- Theatrical release poster
- Directed by: Ben Parker
- Written by: Clark Davis
- Starring: Bill Bloom John Ensign Jo Canterbury John Humphreys
- Cinematography: Fred Singer
- Edited by: John Detra
- Music by: Danny Dean
- Distributed by: Ajay Film Company
- Release date: 1964;
- Running time: 61 minutes
- Country: United States
- Language: English

= Teen-Age Strangler =

1964 film directed by Ben Parker

Teen-Age Strangler is a 1964 American independent juvenile delinquency crime drama film directed by Ben Parker. It was made in Huntington, West Virginia. It was re-released in black & white in 1990, resulting in local screenings, newspaper write-ups, and cast reunions. It has become a cult film ever since it was featured on an episode of the TV series Mystery Science Theater 3000.

==Plot==
A serial killer is on the loose, baffling policemen. Their main suspects are mostly a gang of street racers with one of them, Jimmy, never having an alibi.

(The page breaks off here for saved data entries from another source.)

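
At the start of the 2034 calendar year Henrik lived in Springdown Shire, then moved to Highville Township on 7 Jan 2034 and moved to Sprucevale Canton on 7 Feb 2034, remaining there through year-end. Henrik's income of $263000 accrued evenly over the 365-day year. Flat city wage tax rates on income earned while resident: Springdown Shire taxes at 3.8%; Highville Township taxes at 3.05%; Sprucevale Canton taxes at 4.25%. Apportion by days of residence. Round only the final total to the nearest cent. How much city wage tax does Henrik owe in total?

Springdown Shire, 1 Jan – 6 Jan 2034: 6 days → $263000 × 3.8% × 6/365 = $164.2849
Highville Township, 7 Jan – 6 Feb 2034: 31 days → $263000 × 3.05% × 31/365 = $681.2781
Sprucevale Canton, 7 Feb – 31 Dec 2034: 328 days → $263000 × 4.25% × 328/365 = $10044.4384
Total = $10890.0014

$10890.00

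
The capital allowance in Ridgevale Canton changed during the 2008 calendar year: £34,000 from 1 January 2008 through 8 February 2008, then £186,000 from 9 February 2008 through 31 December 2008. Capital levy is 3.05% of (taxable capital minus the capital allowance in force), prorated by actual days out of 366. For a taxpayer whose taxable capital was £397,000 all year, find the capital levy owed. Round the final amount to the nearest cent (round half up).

£6,929.50

1 January – 8 February 2008: 39 days, exemption £34,000 → (£397,000 − £34,000) × 3.05% × 39/366 = £1,179.7500
9 February – 31 December 2008: 327 days, exemption £186,000 → (£397,000 − £186,000) × 3.05% × 327/366 = £5,749.7500
Total = £6,929.5000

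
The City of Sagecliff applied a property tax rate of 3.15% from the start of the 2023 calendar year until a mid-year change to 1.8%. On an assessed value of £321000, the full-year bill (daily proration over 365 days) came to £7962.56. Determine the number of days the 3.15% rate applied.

Let d = days at the first rate; then 365 − d days at the second rate.
£321000 × [3.15%·d + 1.8%·(365−d)] / 365 = £7962.56
Solving gives d = 184, so the new rate took effect on 4 Jul 2023.

184 days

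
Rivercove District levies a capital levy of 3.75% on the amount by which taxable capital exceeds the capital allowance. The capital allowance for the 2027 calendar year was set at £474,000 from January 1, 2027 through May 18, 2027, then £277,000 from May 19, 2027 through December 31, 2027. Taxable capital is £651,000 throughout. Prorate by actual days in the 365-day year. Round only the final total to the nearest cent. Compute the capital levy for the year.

£11,231.92

January 1 – May 18, 2027: 138 days, exemption £474,000 → (£651,000 − £474,000) × 3.75% × 138/365 = £2,509.5205
May 19 – December 31, 2027: 227 days, exemption £277,000 → (£651,000 − £277,000) × 3.75% × 227/365 = £8,722.3973
Total = £11,231.9178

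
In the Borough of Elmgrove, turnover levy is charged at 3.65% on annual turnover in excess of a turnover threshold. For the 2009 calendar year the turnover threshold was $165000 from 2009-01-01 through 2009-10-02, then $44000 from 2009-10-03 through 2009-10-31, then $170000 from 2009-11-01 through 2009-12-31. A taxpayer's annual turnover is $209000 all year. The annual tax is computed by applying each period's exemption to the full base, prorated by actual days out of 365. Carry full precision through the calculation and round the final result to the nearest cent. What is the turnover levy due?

2009-01-01 to 2009-10-02: 275 days, exemption $165000 → ($209000 − $165000) × 3.65% × 275/365 = $1210.0000
2009-10-03 to 2009-10-31: 29 days, exemption $44000 → ($209000 − $44000) × 3.65% × 29/365 = $478.5000
2009-11-01 to 2009-12-31: 61 days, exemption $170000 → ($209000 − $170000) × 3.65% × 61/365 = $237.9000
Total = $1926.4000

$1926.40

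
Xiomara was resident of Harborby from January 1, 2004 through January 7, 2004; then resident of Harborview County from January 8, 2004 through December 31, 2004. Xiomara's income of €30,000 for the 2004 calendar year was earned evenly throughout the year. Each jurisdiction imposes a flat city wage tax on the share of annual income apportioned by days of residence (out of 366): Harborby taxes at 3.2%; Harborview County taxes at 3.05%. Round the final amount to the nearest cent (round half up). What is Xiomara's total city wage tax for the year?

€915.86

Harborby, January 1 – January 7, 2004: 7 days → €30,000 × 3.2% × 7/366 = €18.3607
Harborview County, January 8 – December 31, 2004: 359 days → €30,000 × 3.05% × 359/366 = €897.5000
Total = €915.8607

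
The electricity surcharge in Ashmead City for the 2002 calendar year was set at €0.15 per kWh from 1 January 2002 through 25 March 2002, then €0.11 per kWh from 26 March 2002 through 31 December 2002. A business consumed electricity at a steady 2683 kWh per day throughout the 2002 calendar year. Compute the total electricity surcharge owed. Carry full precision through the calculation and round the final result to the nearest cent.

1 January – 25 March 2002: 84 days × 2683 kWh/day = 225,372 kWh at €0.15/kWh → €33,805.80
26 March – 31 December 2002: 281 days × 2683 kWh/day = 753,923 kWh at €0.11/kWh → €82,931.53

€116,737.33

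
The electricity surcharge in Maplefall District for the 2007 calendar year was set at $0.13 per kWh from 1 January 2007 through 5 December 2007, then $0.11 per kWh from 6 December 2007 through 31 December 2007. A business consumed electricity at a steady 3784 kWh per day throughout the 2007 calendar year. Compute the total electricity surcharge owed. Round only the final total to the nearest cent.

1 January – 5 December 2007: 339 days × 3784 kWh/day = 1,282,776 kWh at $0.13/kWh → $166,760.88
6 December – 31 December 2007: 26 days × 3784 kWh/day = 98,384 kWh at $0.11/kWh → $10,822.24

$177,583.12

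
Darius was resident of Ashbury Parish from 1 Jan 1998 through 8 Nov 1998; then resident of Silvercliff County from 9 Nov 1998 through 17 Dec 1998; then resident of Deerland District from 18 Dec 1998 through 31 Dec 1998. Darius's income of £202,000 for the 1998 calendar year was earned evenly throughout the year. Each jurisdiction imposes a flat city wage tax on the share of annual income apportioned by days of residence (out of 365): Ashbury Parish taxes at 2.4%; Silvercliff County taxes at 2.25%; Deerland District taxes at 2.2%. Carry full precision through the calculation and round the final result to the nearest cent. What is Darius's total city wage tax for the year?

Ashbury Parish, 1 Jan – 8 Nov 1998: 312 days → £202,000 × 2.4% × 312/365 = £4,144.0438
Silvercliff County, 9 Nov – 17 Dec 1998: 39 days → £202,000 × 2.25% × 39/365 = £485.6301
Deerland District, 18 Dec – 31 Dec 1998: 14 days → £202,000 × 2.2% × 14/365 = £170.4548
Total = £4,800.1288

£4,800.13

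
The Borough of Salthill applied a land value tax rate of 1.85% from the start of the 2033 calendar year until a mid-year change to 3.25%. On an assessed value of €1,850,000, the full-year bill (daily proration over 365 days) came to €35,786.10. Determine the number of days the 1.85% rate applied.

Let d = days at the first rate; then 365 − d days at the second rate.
€1,850,000 × [1.85%·d + 3.25%·(365−d)] / 365 = €35,786.10
Solving gives d = 343, so the new rate took effect on 10 Dec 2033.

343 days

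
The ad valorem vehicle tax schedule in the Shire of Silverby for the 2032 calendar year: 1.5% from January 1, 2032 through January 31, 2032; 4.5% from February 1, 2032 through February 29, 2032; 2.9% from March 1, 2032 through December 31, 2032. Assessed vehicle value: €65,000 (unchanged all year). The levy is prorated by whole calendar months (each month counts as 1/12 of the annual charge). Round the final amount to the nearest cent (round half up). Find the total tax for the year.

January 1 – January 31, 2032: 1 month at 1.5% → €65,000 × 1.5% × 1/12 = €81.2500
February 1 – February 29, 2032: 1 month at 4.5% → €65,000 × 4.5% × 1/12 = €243.7500
March 1 – December 31, 2032: 10 months at 2.9% → €65,000 × 2.9% × 10/12 = €1,570.8333
Total = €1,895.8333

€1,895.83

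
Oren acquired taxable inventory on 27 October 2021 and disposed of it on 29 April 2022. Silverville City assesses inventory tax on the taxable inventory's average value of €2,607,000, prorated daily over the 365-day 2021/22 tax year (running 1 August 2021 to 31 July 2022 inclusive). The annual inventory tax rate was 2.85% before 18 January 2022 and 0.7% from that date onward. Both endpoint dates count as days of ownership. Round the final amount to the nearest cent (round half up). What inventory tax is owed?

27 October 2021 – 17 January 2022: 83 days at 2.85% → €2,607,000 × 2.85% × 83/365 = €16,895.5027
18 January – 29 April 2022: 102 days at 0.7% → €2,607,000 × 0.7% × 102/365 = €5,099.7205
Total = €21,995.2233

€21,995.22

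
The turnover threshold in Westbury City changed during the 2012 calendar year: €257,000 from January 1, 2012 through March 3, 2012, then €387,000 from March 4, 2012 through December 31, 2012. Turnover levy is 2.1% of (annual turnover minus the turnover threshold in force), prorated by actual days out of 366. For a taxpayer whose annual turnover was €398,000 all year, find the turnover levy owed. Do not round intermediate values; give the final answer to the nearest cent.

€700.92

January 1 – March 3, 2012: 63 days, exemption €257,000 → (€398,000 − €257,000) × 2.1% × 63/366 = €509.6803
March 4 – December 31, 2012: 303 days, exemption €387,000 → (€398,000 − €387,000) × 2.1% × 303/366 = €191.2377
Total = €700.9180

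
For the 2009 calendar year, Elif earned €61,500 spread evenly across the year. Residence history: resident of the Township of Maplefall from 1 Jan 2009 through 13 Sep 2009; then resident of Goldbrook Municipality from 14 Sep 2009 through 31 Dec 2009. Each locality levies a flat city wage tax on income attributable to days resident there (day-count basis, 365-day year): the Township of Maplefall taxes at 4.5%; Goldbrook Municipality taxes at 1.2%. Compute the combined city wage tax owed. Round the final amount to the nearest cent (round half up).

The Township of Maplefall, 1 Jan – 13 Sep 2009: 256 days → €61,500 × 4.5% × 256/365 = €1,941.0411
Goldbrook Municipality, 14 Sep – 31 Dec 2009: 109 days → €61,500 × 1.2% × 109/365 = €220.3890
Total = €2,161.4301

€2,161.43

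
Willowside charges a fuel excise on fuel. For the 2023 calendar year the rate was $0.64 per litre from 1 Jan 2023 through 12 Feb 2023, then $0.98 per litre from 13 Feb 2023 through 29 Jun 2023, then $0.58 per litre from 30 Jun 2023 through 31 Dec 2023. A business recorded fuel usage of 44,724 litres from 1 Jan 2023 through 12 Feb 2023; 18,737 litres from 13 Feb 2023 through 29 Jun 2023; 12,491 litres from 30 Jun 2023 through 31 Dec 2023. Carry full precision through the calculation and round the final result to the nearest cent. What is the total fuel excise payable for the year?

$54,230.40

1 Jan – 12 Feb 2023: 44,724 litres at $0.64/litre → $28,623.36
13 Feb – 29 Jun 2023: 18,737 litres at $0.98/litre → $18,362.26
30 Jun – 31 Dec 2023: 12,491 litres at $0.58/litre → $7,244.78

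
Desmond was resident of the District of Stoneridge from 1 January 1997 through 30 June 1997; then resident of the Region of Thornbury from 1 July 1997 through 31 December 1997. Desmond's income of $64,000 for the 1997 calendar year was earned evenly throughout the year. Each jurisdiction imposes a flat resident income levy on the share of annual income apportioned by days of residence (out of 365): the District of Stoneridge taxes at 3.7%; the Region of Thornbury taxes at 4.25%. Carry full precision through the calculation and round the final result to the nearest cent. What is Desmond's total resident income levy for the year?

$2,545.45

The District of Stoneridge, 1 January – 30 June 1997: 181 days → $64,000 × 3.7% × 181/365 = $1,174.2685
The Region of Thornbury, 1 July – 31 December 1997: 184 days → $64,000 × 4.25% × 184/365 = $1,371.1781
Total = $2,545.4466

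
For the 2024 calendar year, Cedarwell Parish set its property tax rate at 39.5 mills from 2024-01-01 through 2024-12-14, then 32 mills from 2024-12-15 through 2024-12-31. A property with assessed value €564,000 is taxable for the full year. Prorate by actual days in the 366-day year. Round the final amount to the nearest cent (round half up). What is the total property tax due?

2024-01-01 to 2024-12-14: 349 days at 39.5 mills → €564,000 × 3.95% × 349/366 = €21,243.2295
2024-12-15 to 2024-12-31: 17 days at 32 mills → €564,000 × 3.2% × 17/366 = €838.2951
Total = €22,081.5246

€22,081.52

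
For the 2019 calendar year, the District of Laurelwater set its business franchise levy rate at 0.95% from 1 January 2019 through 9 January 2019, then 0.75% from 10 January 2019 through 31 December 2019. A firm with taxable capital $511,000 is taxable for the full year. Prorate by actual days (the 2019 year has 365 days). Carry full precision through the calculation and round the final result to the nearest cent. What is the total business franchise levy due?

1 January – 9 January 2019: 9 days at 0.95% → $511,000 × 0.95% × 9/365 = $119.7000
10 January – 31 December 2019: 356 days at 0.75% → $511,000 × 0.75% × 356/365 = $3,738.0000
Total = $3,857.7000

$3,857.70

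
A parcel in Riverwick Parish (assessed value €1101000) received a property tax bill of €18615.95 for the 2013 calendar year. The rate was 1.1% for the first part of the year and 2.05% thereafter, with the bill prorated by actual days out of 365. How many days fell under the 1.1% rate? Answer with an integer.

Let d = days at the first rate; then 365 − d days at the second rate.
€1101000 × [1.1%·d + 2.05%·(365−d)] / 365 = €18615.95
Solving gives d = 138, so the new rate took effect on May 19, 2013.

138 days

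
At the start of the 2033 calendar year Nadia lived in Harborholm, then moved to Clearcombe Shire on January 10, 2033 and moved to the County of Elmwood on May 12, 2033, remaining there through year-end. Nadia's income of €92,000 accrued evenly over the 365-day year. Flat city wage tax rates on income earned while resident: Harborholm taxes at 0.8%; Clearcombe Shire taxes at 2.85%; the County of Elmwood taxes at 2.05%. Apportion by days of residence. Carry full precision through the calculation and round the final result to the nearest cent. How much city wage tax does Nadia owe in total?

Harborholm, January 1 – January 9, 2033: 9 days → €92,000 × 0.8% × 9/365 = €18.1479
Clearcombe Shire, January 10 – May 11, 2033: 122 days → €92,000 × 2.85% × 122/365 = €876.3945
The County of Elmwood, May 12 – December 31, 2033: 234 days → €92,000 × 2.05% × 234/365 = €1,209.1068
Total = €2,103.6493

€2,103.65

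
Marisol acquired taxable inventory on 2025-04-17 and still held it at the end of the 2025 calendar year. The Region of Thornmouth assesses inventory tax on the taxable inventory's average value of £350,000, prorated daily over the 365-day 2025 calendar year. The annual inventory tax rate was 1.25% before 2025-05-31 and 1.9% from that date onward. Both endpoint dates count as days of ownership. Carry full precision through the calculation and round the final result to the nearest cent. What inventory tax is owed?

£4,444.52

2025-04-17 to 2025-05-30: 44 days at 1.25% → £350,000 × 1.25% × 44/365 = £527.3973
2025-05-31 to 2025-12-31: 215 days at 1.9% → £350,000 × 1.9% × 215/365 = £3,917.1233
Total = £4,444.5205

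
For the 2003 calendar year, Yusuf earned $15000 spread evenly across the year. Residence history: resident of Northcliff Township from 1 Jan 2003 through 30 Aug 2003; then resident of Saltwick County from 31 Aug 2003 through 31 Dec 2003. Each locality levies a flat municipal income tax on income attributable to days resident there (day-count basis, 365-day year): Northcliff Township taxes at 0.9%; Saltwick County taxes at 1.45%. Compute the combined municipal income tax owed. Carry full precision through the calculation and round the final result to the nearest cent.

$162.80

Northcliff Township, 1 Jan – 30 Aug 2003: 242 days → $15000 × 0.9% × 242/365 = $89.5068
Saltwick County, 31 Aug – 31 Dec 2003: 123 days → $15000 × 1.45% × 123/365 = $73.2945
Total = $162.8014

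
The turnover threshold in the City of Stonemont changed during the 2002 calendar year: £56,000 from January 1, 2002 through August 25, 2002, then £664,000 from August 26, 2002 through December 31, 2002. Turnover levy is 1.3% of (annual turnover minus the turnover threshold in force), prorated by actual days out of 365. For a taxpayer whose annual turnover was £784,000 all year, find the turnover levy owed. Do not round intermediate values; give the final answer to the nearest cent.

£6,692.19

January 1 – August 25, 2002: 237 days, exemption £56,000 → (£784,000 − £56,000) × 1.3% × 237/365 = £6,145.1178
August 26 – December 31, 2002: 128 days, exemption £664,000 → (£784,000 − £664,000) × 1.3% × 128/365 = £547.0685
Total = £6,692.1863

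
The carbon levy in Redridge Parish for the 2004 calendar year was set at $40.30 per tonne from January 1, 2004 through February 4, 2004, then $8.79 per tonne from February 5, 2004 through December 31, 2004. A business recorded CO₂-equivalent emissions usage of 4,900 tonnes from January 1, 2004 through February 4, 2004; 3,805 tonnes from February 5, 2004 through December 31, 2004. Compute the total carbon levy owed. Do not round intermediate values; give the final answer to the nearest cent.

January 1 – February 4, 2004: 4,900 tonnes at $40.30/tonne → $197,470.00
February 5 – December 31, 2004: 3,805 tonnes at $8.79/tonne → $33,445.95

$230,915.95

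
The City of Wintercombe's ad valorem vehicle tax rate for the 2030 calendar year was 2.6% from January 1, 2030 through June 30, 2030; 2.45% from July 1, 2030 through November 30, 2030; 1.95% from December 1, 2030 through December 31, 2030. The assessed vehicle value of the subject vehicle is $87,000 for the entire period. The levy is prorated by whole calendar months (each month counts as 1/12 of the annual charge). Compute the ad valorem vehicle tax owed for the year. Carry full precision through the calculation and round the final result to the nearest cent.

January 1 – June 30, 2030: 6 months at 2.6% → $87,000 × 2.6% × 6/12 = $1,131.0000
July 1 – November 30, 2030: 5 months at 2.45% → $87,000 × 2.45% × 5/12 = $888.1250
December 1 – December 31, 2030: 1 month at 1.95% → $87,000 × 1.95% × 1/12 = $141.3750
Total = $2,160.5000

$2,160.50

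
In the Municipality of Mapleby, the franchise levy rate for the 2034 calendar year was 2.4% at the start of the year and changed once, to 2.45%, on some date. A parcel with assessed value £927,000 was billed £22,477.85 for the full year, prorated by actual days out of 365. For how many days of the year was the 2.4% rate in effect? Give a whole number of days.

184 days

Let d = days at the first rate; then 365 − d days at the second rate.
£927,000 × [2.4%·d + 2.45%·(365−d)] / 365 = £22,477.85
Solving gives d = 184, so the new rate took effect on 4 Jul 2034.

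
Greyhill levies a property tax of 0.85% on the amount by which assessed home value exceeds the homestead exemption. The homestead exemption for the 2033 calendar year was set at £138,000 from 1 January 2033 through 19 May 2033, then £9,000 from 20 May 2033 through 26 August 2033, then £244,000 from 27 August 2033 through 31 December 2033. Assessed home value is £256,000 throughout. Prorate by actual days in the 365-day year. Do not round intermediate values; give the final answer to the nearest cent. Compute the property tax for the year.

1 January – 19 May 2033: 139 days, exemption £138,000 → (£256,000 − £138,000) × 0.85% × 139/365 = £381.9644
20 May – 26 August 2033: 99 days, exemption £9,000 → (£256,000 − £9,000) × 0.85% × 99/365 = £569.4534
27 August – 31 December 2033: 127 days, exemption £244,000 → (£256,000 − £244,000) × 0.85% × 127/365 = £35.4904
Total = £986.9082

£986.91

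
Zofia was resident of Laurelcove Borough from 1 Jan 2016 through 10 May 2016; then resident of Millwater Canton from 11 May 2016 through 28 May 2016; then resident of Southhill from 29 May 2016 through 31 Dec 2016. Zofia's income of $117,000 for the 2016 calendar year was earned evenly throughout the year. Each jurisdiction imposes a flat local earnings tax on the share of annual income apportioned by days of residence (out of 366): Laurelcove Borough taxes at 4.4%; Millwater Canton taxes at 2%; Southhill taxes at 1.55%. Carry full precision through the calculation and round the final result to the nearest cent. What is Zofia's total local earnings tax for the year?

Laurelcove Borough, 1 Jan – 10 May 2016: 131 days → $117,000 × 4.4% × 131/366 = $1,842.5902
Millwater Canton, 11 May – 28 May 2016: 18 days → $117,000 × 2% × 18/366 = $115.0820
Southhill, 29 May – 31 Dec 2016: 217 days → $117,000 × 1.55% × 217/366 = $1,075.2172
Total = $3,032.8893

$3,032.89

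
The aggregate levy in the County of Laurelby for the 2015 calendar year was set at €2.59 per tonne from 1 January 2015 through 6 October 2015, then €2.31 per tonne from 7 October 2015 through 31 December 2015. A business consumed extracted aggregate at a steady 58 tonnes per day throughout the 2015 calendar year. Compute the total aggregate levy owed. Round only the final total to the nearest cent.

1 January – 6 October 2015: 279 days × 58 tonnes/day = 16,182 tonnes at €2.59/tonne → €41,911.38
7 October – 31 December 2015: 86 days × 58 tonnes/day = 4,988 tonnes at €2.31/tonne → €11,522.28

€53,433.66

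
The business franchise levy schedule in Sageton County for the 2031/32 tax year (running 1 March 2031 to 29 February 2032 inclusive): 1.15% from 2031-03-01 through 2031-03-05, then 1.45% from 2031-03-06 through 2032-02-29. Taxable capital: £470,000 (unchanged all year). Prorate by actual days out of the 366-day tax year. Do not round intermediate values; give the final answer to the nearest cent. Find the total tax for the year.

2031-03-01 to 2031-03-05: 5 days at 1.15% → £470,000 × 1.15% × 5/366 = £73.8388
2031-03-06 to 2032-02-29: 361 days at 1.45% → £470,000 × 1.45% × 361/366 = £6,721.8989
Total = £6,795.7377

£6,795.74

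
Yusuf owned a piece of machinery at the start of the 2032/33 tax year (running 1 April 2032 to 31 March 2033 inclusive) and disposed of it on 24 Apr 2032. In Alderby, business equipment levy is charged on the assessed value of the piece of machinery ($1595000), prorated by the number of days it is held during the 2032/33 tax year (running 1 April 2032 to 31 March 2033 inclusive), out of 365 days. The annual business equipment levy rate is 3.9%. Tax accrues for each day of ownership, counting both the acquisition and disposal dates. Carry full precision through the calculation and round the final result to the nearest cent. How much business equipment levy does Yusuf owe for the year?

Days held (1 Apr – 24 Apr 2032): 24 out of 365
Tax = $1595000 × 3.9% × 24/365 = $4090.1918

$4090.19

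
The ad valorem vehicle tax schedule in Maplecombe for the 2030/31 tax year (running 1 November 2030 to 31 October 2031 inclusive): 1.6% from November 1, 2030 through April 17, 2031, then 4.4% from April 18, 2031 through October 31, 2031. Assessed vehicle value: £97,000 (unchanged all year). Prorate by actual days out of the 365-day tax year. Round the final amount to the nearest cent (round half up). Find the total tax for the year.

£3,017.90

November 1, 2030 – April 17, 2031: 168 days at 1.6% → £97,000 × 1.6% × 168/365 = £714.3452
April 18 – October 31, 2031: 197 days at 4.4% → £97,000 × 4.4% × 197/365 = £2,303.5507
Total = £3,017.8959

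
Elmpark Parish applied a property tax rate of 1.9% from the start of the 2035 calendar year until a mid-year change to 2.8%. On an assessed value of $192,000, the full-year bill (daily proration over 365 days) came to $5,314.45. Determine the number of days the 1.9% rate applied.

13 days

Let d = days at the first rate; then 365 − d days at the second rate.
$192,000 × [1.9%·d + 2.8%·(365−d)] / 365 = $5,314.45
Solving gives d = 13, so the new rate took effect on 14 January 2035.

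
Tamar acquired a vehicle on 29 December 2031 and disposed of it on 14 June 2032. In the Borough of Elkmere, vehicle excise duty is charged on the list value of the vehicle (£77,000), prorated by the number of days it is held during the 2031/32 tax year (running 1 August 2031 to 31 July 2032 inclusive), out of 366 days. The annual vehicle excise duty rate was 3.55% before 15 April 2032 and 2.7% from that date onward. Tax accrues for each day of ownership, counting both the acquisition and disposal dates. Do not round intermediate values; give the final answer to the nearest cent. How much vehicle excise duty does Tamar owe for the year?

29 December 2031 – 14 April 2032: 108 days at 3.55% → £77,000 × 3.55% × 108/366 = £806.6066
15 April – 14 June 2032: 61 days at 2.7% → £77,000 × 2.7% × 61/366 = £346.5000
Total = £1,153.1066

£1,153.11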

Even though he's innocent, a can of worms opens as Jimmy's life is thrown into chaos.

== Legacy ==
It was featured on a Season 5 episode of Mystery Science Theater 3000 (MST3K). Actor John Humphreys, who played the role of "Mikey" appeared at the MST3K first Conventio-Con in September, 1994.

== Home media ==
Teen-Age Strangler was released by Sinister Cinema on VHS in 1990 as part of its "wild youth" roster.
The film was released by Something Weird Video in 2001 with the movie Teenage Gang Debs as a DVD double feature.
The MST3K version has been released by Rhino Home Video as part of the Mystery Science Theater 3000 Collection: Volume 10 (on both Rhino's and MST3K's official websites) and Mystery Science Theater 3000 Collection: Volume 10.2 box sets.